As tanks generally do, Fury rolled over the competition this weekend, knocking Gone Girl from the No. 1 position with $23 million in ticket sales. Brad Pitt’s gory WWII movie, with all its attendant manly nicknames and graphic decapitations, unsurprisingly skewed older (51 percent of moviegoers were over the age of 35) and male (60 percent). But Gone Girl still held strong at No. 2, pulling in an additional $17.8 million to bring its total to $107 million, a very respectable number for a movie with neither superheroes (future Batman excepted) nor things only ‘80s kids understand (’70s and ‘90s kids also have marriage problems, presumably) in it.

A similar dynamic played out in the kids’-movie world as Guillermo Del Toro-produced newcomer The Book Of Life took the No. 3 spot, knocking Alexander And The Terrible, Horrible, No-Good, Very Bad Day down to No. 4. The Book Of Life pulled in $17 million, on par with The Boxtrolls’ $17.3 million debut last month, both impressive showings for animated films released without the support of the Disney/Pixar hype machine. But despite its title, Alexander is doing fine, having pulled in $36 million on a $28 million budget before the movie hits the “Mommy really needs 90 minutes of quiet” home-video stage.

Speaking of bad days, Annabelle dropped from No. 4 to No. 8 this weekend, a dramatic 50 percent decline—but considering the movie has already made $74 million on a $5 million budget, James Wan and company can afford to step back and let another horror movie have a little bit of fun.
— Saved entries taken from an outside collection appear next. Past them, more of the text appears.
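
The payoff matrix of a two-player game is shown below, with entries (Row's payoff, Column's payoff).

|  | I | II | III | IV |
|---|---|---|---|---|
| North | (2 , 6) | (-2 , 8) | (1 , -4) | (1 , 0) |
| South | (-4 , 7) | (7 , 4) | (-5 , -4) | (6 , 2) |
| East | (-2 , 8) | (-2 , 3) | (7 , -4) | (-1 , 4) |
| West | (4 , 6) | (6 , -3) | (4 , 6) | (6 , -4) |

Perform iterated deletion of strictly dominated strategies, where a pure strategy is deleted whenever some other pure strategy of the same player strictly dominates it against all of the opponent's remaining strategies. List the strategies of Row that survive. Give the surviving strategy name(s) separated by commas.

East, West

For Row, West strictly dominates North on the remaining columns (I: 4>2, II: 6>-2, III: 4>1, IV: 6>1); eliminate North.
Column's strategy II is strictly dominated by I (South: 7>4, East: 8>3, West: 6>-3) and is removed.
Column IV is eliminated: I beats it against every remaining row (South: 7>2, East: 8>4, West: 6>-4).
Row South is eliminated: East beats it against every remaining column (I: -2>-4, III: 7>-5).
Among the remaining strategies, none is strictly dominated by another pure strategy of the same player, so the elimination stops.
Surviving strategies — Row: {East, West}; Column: {I, III}.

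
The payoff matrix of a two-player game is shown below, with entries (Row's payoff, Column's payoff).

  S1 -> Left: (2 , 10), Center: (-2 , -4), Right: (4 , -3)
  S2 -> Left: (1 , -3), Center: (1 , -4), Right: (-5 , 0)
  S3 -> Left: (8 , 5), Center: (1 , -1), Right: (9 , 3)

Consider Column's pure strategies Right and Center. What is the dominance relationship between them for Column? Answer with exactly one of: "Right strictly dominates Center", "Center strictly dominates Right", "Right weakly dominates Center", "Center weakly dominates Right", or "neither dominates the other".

Right's payoffs vs Center's, by Row's action — S1: -3>-4, S2: 0>-4, S3: 3>-1.
Right gives a strictly higher payoff against each choice by Row, so Right strictly dominates Center.

Right strictly dominates Center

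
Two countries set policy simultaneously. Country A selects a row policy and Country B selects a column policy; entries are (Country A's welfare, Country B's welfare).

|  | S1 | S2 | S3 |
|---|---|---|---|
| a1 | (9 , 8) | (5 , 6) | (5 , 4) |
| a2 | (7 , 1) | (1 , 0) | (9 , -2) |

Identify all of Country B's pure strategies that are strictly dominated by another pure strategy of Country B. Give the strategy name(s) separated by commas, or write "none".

S1 is not dominated — it holds its own against S2 at a1 (8>6); S3 at a1 (8>4).
S2 is strictly dominated by S1 (a1: 8>6, a2: 1>0).
S1 strictly dominates S3 — a1: 8>4, a2: 1>-2.

S2, S3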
However, that other horror movie was the dreary Dracula Untold, which dropped from No. 2 to No. 6 as moviegoers donned wreaths of garlic and threw holy water at the idea of Dracula as Batman-esque dark guardian. $9.8 million is the box office Universal deserves, if not the box office it needs right now.

Finally, the romance appears to be over as The Best Of Me opened to $10.2 million, the worst opening weekend ever for a Nicholas Sparks movie. Sparks wrote America 365 letters, one for every day of the year, but America couldn’t wait forever. Now Sparks will have to win America back via a soft-focus montage involving a tire swing and kissing in the rain, before they die together in a canoeing accident or whatever.